= Literacy in Romania =

Literacy rate in interwar Romania (1930)

Before World War II, the literacy rate in Romania ranked among the lowest in Europe. In 1930, at the time of the first official census, more than 38 percent of the population over seven years of age were considered illiterate: 50 percent of the women and over 25 percent of the men in the entire population of about 18 million were unable to read or write. In rural areas, where most of the population lived, illiteracy rate was considered even higher. Prominent reasons for the lack of literacy were that children of school age either were not enrolled in school or, if they were, did not attend classes regularly. There was also a fairly large percentage of children who left school without completing their studies or, having completed only the compulsory first four grades, relapsed into illiteracy in adult life.

Although the proportion of literacy had increased somewhat by the time the Communists came to power, it was still low. The emphasis given to expanded educational opportunities by the party and government between 1948 and 1956 brought a significant decline in the number of illiterates (see Romanian literacy campaign). Classes were organized throughout the country by the various people's councils, and a determined campaign was undertaken to increase enrollment. Most of these courses lasted two years and were conducted on a weekly basis by both regular teachers and literate volunteers; successful completion was officially considered equivalent to graduation from a four-year elementary school.
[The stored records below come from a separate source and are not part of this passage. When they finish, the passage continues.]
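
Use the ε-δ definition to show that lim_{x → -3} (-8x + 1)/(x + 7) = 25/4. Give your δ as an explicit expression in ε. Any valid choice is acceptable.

δ = min(2, (8/57)ε)

Let ε > 0. We want δ > 0 with 0 < |x + 3| < δ ⇒ |(-8x + 1)/(x + 7) − (25/4)| < ε.
Combining over a common denominator, (-8x + 1)/(x + 7) − (25/4) = [(-8x + 1)·4 − 25·(x + 7)] / [4·(x + 7)] = -57(x + 3) / (4(x + 7)).
So |(-8x + 1)/(x + 7) − (25/4)| = 57|x + 3| / (4·|x + 7|).
Restrict δ ≤ 2. Then |x + 3| < 2 gives |x + 7| = |(x + 3) + 4| ≥ 4 − 2 = 2.
Hence |(-8x + 1)/(x + 7) − (25/4)| < 57|x + 3|/(4·2) = (57/8)|x + 3|, which is < ε once |x + 3| < (8/57)ε.
Take δ = min(2, (8/57)ε). Then 0 < |x + 3| < δ forces both bounds, so |(-8x + 1)/(x + 7) − (25/4)| < ε.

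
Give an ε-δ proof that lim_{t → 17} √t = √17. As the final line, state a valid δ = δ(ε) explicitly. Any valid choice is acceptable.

δ = min(17, √17·ε)

Let ε > 0 be given. We want δ > 0 such that 0 < |t − 17| < δ implies |√t − √17| < ε.
Rationalise: √t − √17 = (t − 17)/(√t + √17), so |√t − √17| = |t − 17|/(√t + √17).
Restrict δ ≤ 17 so that |t − 17| < 17 forces t > 0, and then √t + √17 > √17.
Hence |√t − √17| < |t − 17|/√17, which is < ε once |t − 17| < √17·ε.
Take δ = min(17, √17·ε). If 0 < |t − 17| < δ then t > 0 and |√t − √17| < |t − 17|/√17 < ε.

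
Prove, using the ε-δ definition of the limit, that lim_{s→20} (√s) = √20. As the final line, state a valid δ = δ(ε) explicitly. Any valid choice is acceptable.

Let ε > 0 be given. We want δ > 0 such that 0 < |s − 20| < δ implies |√s − √20| < ε.
Rationalise: √s − √20 = (s − 20)/(√s + √20), so |√s − √20| = |s − 20|/(√s + √20).
Restrict δ ≤ 20 so that |s − 20| < 20 forces s > 0, and then √s + √20 > √20.
Hence |√s − √20| < |s − 20|/√20, which is < ε once |s − 20| < √20·ε.
Take δ = min(20, √20·ε). If 0 < |s − 20| < δ then s > 0 and |√s − √20| < |s − 20|/√20 < ε.

δ = min(20, √20·ε)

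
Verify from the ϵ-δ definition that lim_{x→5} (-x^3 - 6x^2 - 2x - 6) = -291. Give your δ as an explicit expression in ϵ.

δ = min(1, ϵ/159)

Let ϵ > 0. We want δ > 0 such that 0 < |x − 5| < δ implies |(-x^3 - 6x^2 - 2x - 6) + 291| < ϵ.
(-x^3 - 6x^2 - 2x - 6) + 291 = -x^3 - 6x^2 - 2x + 285 = (x − 5)(-x^2 - 11x - 57).
So |(-x^3 - 6x^2 - 2x - 6) + 291| = |x − 5|·|-x^2 - 11x - 57|.
Require δ ≤ 1. Then |x − 5| < 1 gives |x| < 6, and by the triangle inequality |-x^2 - 11x - 57| ≤ 6^2 + 11·6 + 57 = 159.
Hence |(-x^3 - 6x^2 - 2x - 6) + 291| ≤ 159|x − 5| < ϵ provided |x − 5| < ϵ/159.
Choosing δ = min(1, ϵ/159) ensures both conditions, hence |(-x^3 - 6x^2 - 2x - 6) + 291| < ϵ.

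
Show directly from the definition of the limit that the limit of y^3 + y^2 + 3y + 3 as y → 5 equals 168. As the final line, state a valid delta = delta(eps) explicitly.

delta = min(1, eps/105)

Suppose eps > 0. We want delta > 0 such that 0 < |y − 5| < delta implies |(y^3 + y^2 + 3y + 3) − 168| < eps.
(y^3 + y^2 + 3y + 3) − 168 = y^3 + y^2 + 3y - 165 = (y − 5)(y^2 + 6y + 33).
So |(y^3 + y^2 + 3y + 3) − 168| = |y − 5|·|y^2 + 6y + 33|.
Require delta ≤ 1. Then |y − 5| < 1 gives |y| < 6, and by the triangle inequality |y^2 + 6y + 33| ≤ 6^2 + 6·6 + 33 = 105.
Hence |(y^3 + y^2 + 3y + 3) − 168| ≤ 105|y − 5| < eps provided |y − 5| < eps/105.
Choosing delta = min(1, eps/105) ensures both conditions, hence |(y^3 + y^2 + 3y + 3) − 168| < eps.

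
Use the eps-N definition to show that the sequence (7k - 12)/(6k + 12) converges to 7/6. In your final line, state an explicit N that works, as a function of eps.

Suppose eps > 0. For k ≥ 1, |(7k - 12)/(6k + 12) − (7/6)| = |-156|/(6(6k + 12)) = 156/(6(6k + 12)).
Since 6k + 12 ≥ 6k for k ≥ 1, this is ≤ 156/(6·6k) = (13/3)/k.
So |(7k - 12)/(6k + 12) − (7/6)| < eps whenever k > (13/3)/eps.
Take N = (13/3)/eps. If k > N then |(7k - 12)/(6k + 12) − (7/6)| ≤ (13/3)/k < eps.

N = (13/3)/eps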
As a result of these efforts, the 1956 census showed an overall increase in the literacy rate to about 90 percent. According to this census, illiteracy was still concentrated in the rural areas and among women. Literacy courses were continued until late 1958. In the 1970s Western demographers still considered that, although illiteracy had been significantly reduced, it probably still existed among older segments of the population, particularly in remote areas of the country.

According to the 2002 Romanian Census 508,994 people where registered as illiterate, which is 2.6% of the Romanian population aged 10 or more. The majority of the illiterate people were women: 357,245 women were illiterate (3.6% of all women) compared to 151,749 illiterate men (1.6% of all men). Giurgiu, Teleorman and Călărași were the counties with the highest share of illiterate people, at 7.7%, 7.1% and 6% respectively. Among ethnic groups, Romani people and Turks of Romania had the lowest levels of literacy, with illiterates forming 25.6% respectively 23.7% of the total population in 2002, while Jewish people had the highest literacy rate at 99.86%. Ethnic Romanians had a literacy rate of 97.9%, while 98.6% of the Hungarians in Romania were literate.

Literacy Rate in Romania
| Year | Total population (aged 10+) | Total illiterate | % illiterate | Illiterate males | % | Illiterate females | % |
|---|---|---|---|---|---|---|---|
| 2002 | 19,434,788 | 508,994 | 2.62 | 151,749 | 1.61 | 357,245 | 3.57 |
| 2011 | 18,022,221 | 245,387 | 1.36 | 83,456 | 0.96 | 161,931 | 1.74 |
| 2021 | 16,197,679 | 134,873 | 0.83 | 75,110 | 0.97 | 59,763 | 0.71 |

According to the 2021 Romanian census, the number of illiterates fell to 135,000 people, with men forming the majority of the illiterates for the first time in Romanian history. Illiteracy was highest among Romani and Turkish people, with 3.73% and 3.13% respectively.